Conclusion: Long term second and third line monotherapy with TDF was comparably safe and effective as in treatment-naïve patients.

TITLE: Seven Years of Treatment with Tenofovir DF for Chronic Hepatitis B Virus Infection is Safe and Well Tolerated and Associated with Sustained Virological, Biochemical and Serological Responses with no Detectable Resistance
AUTHORS (FIRST NAME, LAST NAME): Patrick Marcellin1, Edward J. Gane2, Naoky Tsai3, Robert Flisiak4, Joerg Petersen5, Selim Gurel6, Iskren A. Kotzev7, John F. Flaherty8, Phillip Dinh8, Anuj Gaggar8, Kathryn M. Kitrinos8, Mani Subramanian8, John G. McHutchison8, Jacob George9, Maria Buti10
Institutional Author(s):
INSTITUTIONS (ALL): 1. Hopital Beaujon, Clichy, France.
2. Auckland City Hospital, Auckland, New Zealand.
3. University of Hawaii at Manoa, Honolulu, HI, United States.
4. Medical University of Bialystok, Bialystok, Poland.
5. Asklepios Klinik St. George, University of Hamburg, Hamburg, Germany.
6. Uludag Universitesi Tip Fakultesi, Bursa, Gorukle, Turkey.
7. University Hospital Sveta Marina, Varna, Bulgaria.
8. Gilead Sciences, Foster City, CA, United States.
9. Storr Liver Unit, Westmead Hospital, Sydney, NSW, Australia.
10. Hospital General Universitari Vall d’Hebron and Ciberehd, , Barcelona, Spain.

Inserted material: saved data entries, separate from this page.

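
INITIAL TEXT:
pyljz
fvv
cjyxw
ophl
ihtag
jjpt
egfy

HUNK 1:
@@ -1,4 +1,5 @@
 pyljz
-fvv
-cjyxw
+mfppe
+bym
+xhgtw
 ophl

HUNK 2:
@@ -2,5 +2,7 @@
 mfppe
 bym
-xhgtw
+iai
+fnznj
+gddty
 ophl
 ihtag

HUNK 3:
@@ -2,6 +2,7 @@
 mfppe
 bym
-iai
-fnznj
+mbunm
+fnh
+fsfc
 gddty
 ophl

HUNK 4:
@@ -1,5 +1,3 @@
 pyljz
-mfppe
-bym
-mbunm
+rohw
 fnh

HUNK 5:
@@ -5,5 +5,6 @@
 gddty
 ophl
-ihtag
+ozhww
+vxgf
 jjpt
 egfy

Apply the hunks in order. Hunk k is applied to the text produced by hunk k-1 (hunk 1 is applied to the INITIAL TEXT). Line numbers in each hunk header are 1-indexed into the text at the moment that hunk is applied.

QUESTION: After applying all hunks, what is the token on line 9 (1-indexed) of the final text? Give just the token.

Hunk 1: at line 1 remove [fvv,cjyxw] add [mfppe,bym,xhgtw] -> 8 lines: pyljz mfppe bym xhgtw ophl ihtag jjpt egfy
Hunk 2: at line 2 remove [xhgtw] add [iai,fnznj,gddty] -> 10 lines: pyljz mfppe bym iai fnznj gddty ophl ihtag jjpt egfy
Hunk 3: at line 2 remove [iai,fnznj] add [mbunm,fnh,fsfc] -> 11 lines: pyljz mfppe bym mbunm fnh fsfc gddty ophl ihtag jjpt egfy
Hunk 4: at line 1 remove [mfppe,bym,mbunm] add [rohw] -> 9 lines: pyljz rohw fnh fsfc gddty ophl ihtag jjpt egfy
Hunk 5: at line 5 remove [ihtag] add [ozhww,vxgf] -> 10 lines: pyljz rohw fnh fsfc gddty ophl ozhww vxgf jjpt egfy
Final line 9: jjpt

Answer: jjpt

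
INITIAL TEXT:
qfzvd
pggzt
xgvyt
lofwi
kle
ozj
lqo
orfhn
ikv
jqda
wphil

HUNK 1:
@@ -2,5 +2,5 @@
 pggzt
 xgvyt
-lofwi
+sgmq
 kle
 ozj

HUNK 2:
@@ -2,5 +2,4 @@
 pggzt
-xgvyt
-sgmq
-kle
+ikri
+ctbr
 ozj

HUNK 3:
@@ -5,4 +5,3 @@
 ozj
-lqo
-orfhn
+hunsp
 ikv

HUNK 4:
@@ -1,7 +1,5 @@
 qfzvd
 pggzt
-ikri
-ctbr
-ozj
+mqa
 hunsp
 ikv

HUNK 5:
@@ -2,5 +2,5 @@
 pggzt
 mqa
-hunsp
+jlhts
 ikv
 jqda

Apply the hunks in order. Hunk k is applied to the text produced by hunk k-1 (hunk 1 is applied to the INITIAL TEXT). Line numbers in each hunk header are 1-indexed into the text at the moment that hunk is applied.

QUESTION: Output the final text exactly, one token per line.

Hunk 1: at line 2 remove [lofwi] add [sgmq] -> 11 lines: qfzvd pggzt xgvyt sgmq kle ozj lqo orfhn ikv jqda wphil
Hunk 2: at line 2 remove [xgvyt,sgmq,kle] add [ikri,ctbr] -> 10 lines: qfzvd pggzt ikri ctbr ozj lqo orfhn ikv jqda wphil
Hunk 3: at line 5 remove [lqo,orfhn] add [hunsp] -> 9 lines: qfzvd pggzt ikri ctbr ozj hunsp ikv jqda wphil
Hunk 4: at line 1 remove [ikri,ctbr,ozj] add [mqa] -> 7 lines: qfzvd pggzt mqa hunsp ikv jqda wphil
Hunk 5: at line 2 remove [hunsp] add [jlhts] -> 7 lines: qfzvd pggzt mqa jlhts ikv jqda wphil

Answer: qfzvd
pggzt
mqa
jlhts
ikv
jqda
wphil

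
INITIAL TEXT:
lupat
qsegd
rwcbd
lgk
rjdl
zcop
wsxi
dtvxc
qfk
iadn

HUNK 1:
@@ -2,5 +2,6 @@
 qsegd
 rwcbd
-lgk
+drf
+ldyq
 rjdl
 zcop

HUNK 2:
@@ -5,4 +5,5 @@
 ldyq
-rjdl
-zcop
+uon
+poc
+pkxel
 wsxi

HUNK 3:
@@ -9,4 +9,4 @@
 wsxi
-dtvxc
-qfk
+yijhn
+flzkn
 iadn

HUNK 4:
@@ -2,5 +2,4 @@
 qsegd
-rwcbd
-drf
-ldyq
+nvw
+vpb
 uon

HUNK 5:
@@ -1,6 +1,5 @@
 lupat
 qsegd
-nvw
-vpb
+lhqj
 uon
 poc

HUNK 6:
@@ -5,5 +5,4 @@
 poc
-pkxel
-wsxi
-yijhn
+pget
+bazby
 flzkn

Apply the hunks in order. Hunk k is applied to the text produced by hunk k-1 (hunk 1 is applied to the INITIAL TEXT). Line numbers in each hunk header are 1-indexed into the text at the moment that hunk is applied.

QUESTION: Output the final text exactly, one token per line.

Answer: lupat
qsegd
lhqj
uon
poc
pget
bazby
flzkn
iadn

Derivation:
Hunk 1: at line 2 remove [lgk] add [drf,ldyq] -> 11 lines: lupat qsegd rwcbd drf ldyq rjdl zcop wsxi dtvxc qfk iadn
Hunk 2: at line 5 remove [rjdl,zcop] add [uon,poc,pkxel] -> 12 lines: lupat qsegd rwcbd drf ldyq uon poc pkxel wsxi dtvxc qfk iadn
Hunk 3: at line 9 remove [dtvxc,qfk] add [yijhn,flzkn] -> 12 lines: lupat qsegd rwcbd drf ldyq uon poc pkxel wsxi yijhn flzkn iadn
Hunk 4: at line 2 remove [rwcbd,drf,ldyq] add [nvw,vpb] -> 11 lines: lupat qsegd nvw vpb uon poc pkxel wsxi yijhn flzkn iadn
Hunk 5: at line 1 remove [nvw,vpb] add [lhqj] -> 10 lines: lupat qsegd lhqj uon poc pkxel wsxi yijhn flzkn iadn
Hunk 6: at line 5 remove [pkxel,wsxi,yijhn] add [pget,bazby] -> 9 lines: lupat qsegd lhqj uon poc pget bazby flzkn iadn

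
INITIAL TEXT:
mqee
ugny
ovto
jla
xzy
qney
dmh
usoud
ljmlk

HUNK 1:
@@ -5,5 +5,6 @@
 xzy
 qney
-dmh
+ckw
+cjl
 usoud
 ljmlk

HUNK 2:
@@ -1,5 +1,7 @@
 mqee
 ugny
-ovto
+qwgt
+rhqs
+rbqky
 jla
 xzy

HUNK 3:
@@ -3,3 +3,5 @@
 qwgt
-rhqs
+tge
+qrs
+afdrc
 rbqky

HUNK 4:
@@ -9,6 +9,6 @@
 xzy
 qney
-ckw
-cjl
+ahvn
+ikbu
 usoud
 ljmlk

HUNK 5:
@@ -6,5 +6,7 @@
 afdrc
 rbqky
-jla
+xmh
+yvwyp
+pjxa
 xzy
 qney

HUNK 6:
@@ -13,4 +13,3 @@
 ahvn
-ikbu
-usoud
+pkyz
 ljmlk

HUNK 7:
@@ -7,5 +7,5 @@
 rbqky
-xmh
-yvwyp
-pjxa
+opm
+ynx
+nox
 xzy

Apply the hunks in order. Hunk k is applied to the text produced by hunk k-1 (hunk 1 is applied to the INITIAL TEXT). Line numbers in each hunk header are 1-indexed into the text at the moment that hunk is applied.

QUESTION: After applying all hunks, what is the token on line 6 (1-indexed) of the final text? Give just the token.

Hunk 1: at line 5 remove [dmh] add [ckw,cjl] -> 10 lines: mqee ugny ovto jla xzy qney ckw cjl usoud ljmlk
Hunk 2: at line 1 remove [ovto] add [qwgt,rhqs,rbqky] -> 12 lines: mqee ugny qwgt rhqs rbqky jla xzy qney ckw cjl usoud ljmlk
Hunk 3: at line 3 remove [rhqs] add [tge,qrs,afdrc] -> 14 lines: mqee ugny qwgt tge qrs afdrc rbqky jla xzy qney ckw cjl usoud ljmlk
Hunk 4: at line 9 remove [ckw,cjl] add [ahvn,ikbu] -> 14 lines: mqee ugny qwgt tge qrs afdrc rbqky jla xzy qney ahvn ikbu usoud ljmlk
Hunk 5: at line 6 remove [jla] add [xmh,yvwyp,pjxa] -> 16 lines: mqee ugny qwgt tge qrs afdrc rbqky xmh yvwyp pjxa xzy qney ahvn ikbu usoud ljmlk
Hunk 6: at line 13 remove [ikbu,usoud] add [pkyz] -> 15 lines: mqee ugny qwgt tge qrs afdrc rbqky xmh yvwyp pjxa xzy qney ahvn pkyz ljmlk
Hunk 7: at line 7 remove [xmh,yvwyp,pjxa] add [opm,ynx,nox] -> 15 lines: mqee ugny qwgt tge qrs afdrc rbqky opm ynx nox xzy qney ahvn pkyz ljmlk
Final line 6: afdrc

Answer: afdrc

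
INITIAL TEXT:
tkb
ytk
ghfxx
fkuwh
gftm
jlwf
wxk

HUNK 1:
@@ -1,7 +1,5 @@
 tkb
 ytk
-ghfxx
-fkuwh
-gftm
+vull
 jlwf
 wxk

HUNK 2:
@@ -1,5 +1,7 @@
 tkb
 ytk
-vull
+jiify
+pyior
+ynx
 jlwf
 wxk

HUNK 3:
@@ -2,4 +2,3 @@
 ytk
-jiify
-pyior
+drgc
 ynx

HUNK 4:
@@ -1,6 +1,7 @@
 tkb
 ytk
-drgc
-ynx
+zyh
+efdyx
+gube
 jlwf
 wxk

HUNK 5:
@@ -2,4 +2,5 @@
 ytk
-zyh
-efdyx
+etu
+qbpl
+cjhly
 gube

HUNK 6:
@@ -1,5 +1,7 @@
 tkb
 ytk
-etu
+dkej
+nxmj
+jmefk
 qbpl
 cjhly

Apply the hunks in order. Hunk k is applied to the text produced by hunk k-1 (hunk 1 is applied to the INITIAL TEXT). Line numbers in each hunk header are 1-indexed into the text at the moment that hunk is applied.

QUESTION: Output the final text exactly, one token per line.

Hunk 1: at line 1 remove [ghfxx,fkuwh,gftm] add [vull] -> 5 lines: tkb ytk vull jlwf wxk
Hunk 2: at line 1 remove [vull] add [jiify,pyior,ynx] -> 7 lines: tkb ytk jiify pyior ynx jlwf wxk
Hunk 3: at line 2 remove [jiify,pyior] add [drgc] -> 6 lines: tkb ytk drgc ynx jlwf wxk
Hunk 4: at line 1 remove [drgc,ynx] add [zyh,efdyx,gube] -> 7 lines: tkb ytk zyh efdyx gube jlwf wxk
Hunk 5: at line 2 remove [zyh,efdyx] add [etu,qbpl,cjhly] -> 8 lines: tkb ytk etu qbpl cjhly gube jlwf wxk
Hunk 6: at line 1 remove [etu] add [dkej,nxmj,jmefk] -> 10 lines: tkb ytk dkej nxmj jmefk qbpl cjhly gube jlwf wxk

Answer: tkb
ytk
dkej
nxmj
jmefk
qbpl
cjhly
gube
jlwf
wxk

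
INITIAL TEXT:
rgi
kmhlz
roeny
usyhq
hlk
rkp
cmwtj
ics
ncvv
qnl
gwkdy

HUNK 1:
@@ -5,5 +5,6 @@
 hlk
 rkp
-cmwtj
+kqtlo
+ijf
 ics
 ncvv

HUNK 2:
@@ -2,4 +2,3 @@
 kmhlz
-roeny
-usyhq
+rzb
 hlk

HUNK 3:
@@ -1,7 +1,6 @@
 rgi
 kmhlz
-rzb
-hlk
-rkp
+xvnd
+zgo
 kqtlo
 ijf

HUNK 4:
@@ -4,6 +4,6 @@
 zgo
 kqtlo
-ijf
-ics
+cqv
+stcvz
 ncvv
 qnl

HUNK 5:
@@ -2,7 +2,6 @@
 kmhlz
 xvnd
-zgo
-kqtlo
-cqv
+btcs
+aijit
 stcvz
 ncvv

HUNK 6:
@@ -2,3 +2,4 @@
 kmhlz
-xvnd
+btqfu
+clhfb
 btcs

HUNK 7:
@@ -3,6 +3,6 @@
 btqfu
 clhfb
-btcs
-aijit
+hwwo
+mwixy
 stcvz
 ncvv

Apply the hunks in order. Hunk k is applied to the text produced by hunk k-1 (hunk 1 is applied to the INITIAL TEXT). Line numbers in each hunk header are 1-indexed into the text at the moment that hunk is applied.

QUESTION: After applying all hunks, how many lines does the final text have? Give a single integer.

Hunk 1: at line 5 remove [cmwtj] add [kqtlo,ijf] -> 12 lines: rgi kmhlz roeny usyhq hlk rkp kqtlo ijf ics ncvv qnl gwkdy
Hunk 2: at line 2 remove [roeny,usyhq] add [rzb] -> 11 lines: rgi kmhlz rzb hlk rkp kqtlo ijf ics ncvv qnl gwkdy
Hunk 3: at line 1 remove [rzb,hlk,rkp] add [xvnd,zgo] -> 10 lines: rgi kmhlz xvnd zgo kqtlo ijf ics ncvv qnl gwkdy
Hunk 4: at line 4 remove [ijf,ics] add [cqv,stcvz] -> 10 lines: rgi kmhlz xvnd zgo kqtlo cqv stcvz ncvv qnl gwkdy
Hunk 5: at line 2 remove [zgo,kqtlo,cqv] add [btcs,aijit] -> 9 lines: rgi kmhlz xvnd btcs aijit stcvz ncvv qnl gwkdy
Hunk 6: at line 2 remove [xvnd] add [btqfu,clhfb] -> 10 lines: rgi kmhlz btqfu clhfb btcs aijit stcvz ncvv qnl gwkdy
Hunk 7: at line 3 remove [btcs,aijit] add [hwwo,mwixy] -> 10 lines: rgi kmhlz btqfu clhfb hwwo mwixy stcvz ncvv qnl gwkdy
Final line count: 10

Answer: 10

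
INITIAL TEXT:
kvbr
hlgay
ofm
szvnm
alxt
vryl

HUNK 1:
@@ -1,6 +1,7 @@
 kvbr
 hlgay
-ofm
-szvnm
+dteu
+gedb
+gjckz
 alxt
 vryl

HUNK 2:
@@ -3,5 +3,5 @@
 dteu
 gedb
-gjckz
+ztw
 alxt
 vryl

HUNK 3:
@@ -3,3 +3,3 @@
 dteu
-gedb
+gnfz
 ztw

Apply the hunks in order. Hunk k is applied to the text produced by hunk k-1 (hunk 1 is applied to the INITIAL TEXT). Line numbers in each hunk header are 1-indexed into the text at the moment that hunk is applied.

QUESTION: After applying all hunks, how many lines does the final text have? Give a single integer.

Hunk 1: at line 1 remove [ofm,szvnm] add [dteu,gedb,gjckz] -> 7 lines: kvbr hlgay dteu gedb gjckz alxt vryl
Hunk 2: at line 3 remove [gjckz] add [ztw] -> 7 lines: kvbr hlgay dteu gedb ztw alxt vryl
Hunk 3: at line 3 remove [gedb] add [gnfz] -> 7 lines: kvbr hlgay dteu gnfz ztw alxt vryl
Final line count: 7

Answer: 7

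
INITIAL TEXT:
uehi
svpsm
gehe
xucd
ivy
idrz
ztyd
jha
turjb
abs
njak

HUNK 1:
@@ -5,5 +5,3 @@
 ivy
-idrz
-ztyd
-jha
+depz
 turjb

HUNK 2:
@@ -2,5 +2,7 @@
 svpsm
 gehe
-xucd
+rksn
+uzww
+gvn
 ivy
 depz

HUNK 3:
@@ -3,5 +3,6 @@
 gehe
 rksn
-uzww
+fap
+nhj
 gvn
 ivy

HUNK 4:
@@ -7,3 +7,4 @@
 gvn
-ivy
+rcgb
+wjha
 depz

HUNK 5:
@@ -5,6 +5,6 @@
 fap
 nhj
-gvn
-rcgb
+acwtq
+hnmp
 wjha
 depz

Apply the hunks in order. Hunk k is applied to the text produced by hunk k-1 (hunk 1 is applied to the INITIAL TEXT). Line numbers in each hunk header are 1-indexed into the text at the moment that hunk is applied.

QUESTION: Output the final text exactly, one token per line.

Hunk 1: at line 5 remove [idrz,ztyd,jha] add [depz] -> 9 lines: uehi svpsm gehe xucd ivy depz turjb abs njak
Hunk 2: at line 2 remove [xucd] add [rksn,uzww,gvn] -> 11 lines: uehi svpsm gehe rksn uzww gvn ivy depz turjb abs njak
Hunk 3: at line 3 remove [uzww] add [fap,nhj] -> 12 lines: uehi svpsm gehe rksn fap nhj gvn ivy depz turjb abs njak
Hunk 4: at line 7 remove [ivy] add [rcgb,wjha] -> 13 lines: uehi svpsm gehe rksn fap nhj gvn rcgb wjha depz turjb abs njak
Hunk 5: at line 5 remove [gvn,rcgb] add [acwtq,hnmp] -> 13 lines: uehi svpsm gehe rksn fap nhj acwtq hnmp wjha depz turjb abs njak

Answer: uehi
svpsm
gehe
rksn
fap
nhj
acwtq
hnmp
wjha
depz
turjb
abs
njak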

ABSTRACT BODY: Background:
We previously reported that 5 years of tenofovir DF (TDF) therapy in treatment naïve patients results in sustained viral suppression with no development of resistance and was associated with either the halting or regression of fibrosis in 96%, and reversal of cirrhosis in 74% of previously cirrhotic patients. Here we present 7 year results from these two ongoing 8 year studies (Studies 102 and 103).
Methods:
After 48 weeks of double-blind comparison of TDF to adefovir dipivoxil, all patients undergoing liver biopsy were eligible to continue open-label TDF. Patients were assessed every 3 months for safety and efficacy with annual resistance surveillance. Annual assessments of bone mineral density (BMD) by DXA were added to both studies starting at year 4.
Results:
In a total 641 patients who were initially randomized and treated, 585 (93%) entered the TDF extension phase at Year 1, and at Year 7, 437 (68%) remain on study. Efficacy results at Year 7 are shown in the table. Overall (both studies combined), TDF was well tolerated over the 7 year evaluation period. Less than 2.5% of patients discontinued TDF due to an adverse event, and ≤ 1.7% experienced a confirmed renal event (≥0.5 mg/dL increase in serum creatinine from baseline, or phosphorus <2 mg/dL, or CrCL <50 mL/min). BMD assessments (lumbar spine and hip T scores) were stable over 3 years of evaluation. No resistance to TDF has been detected through Year 7.
Conclusions:
In these two trials, TDF remains safe and effective over a 7 year treatment period with no detectable resistance to TDF; a relatively low rate of renal events and no evidence of clinically relevant bone loss were also observed.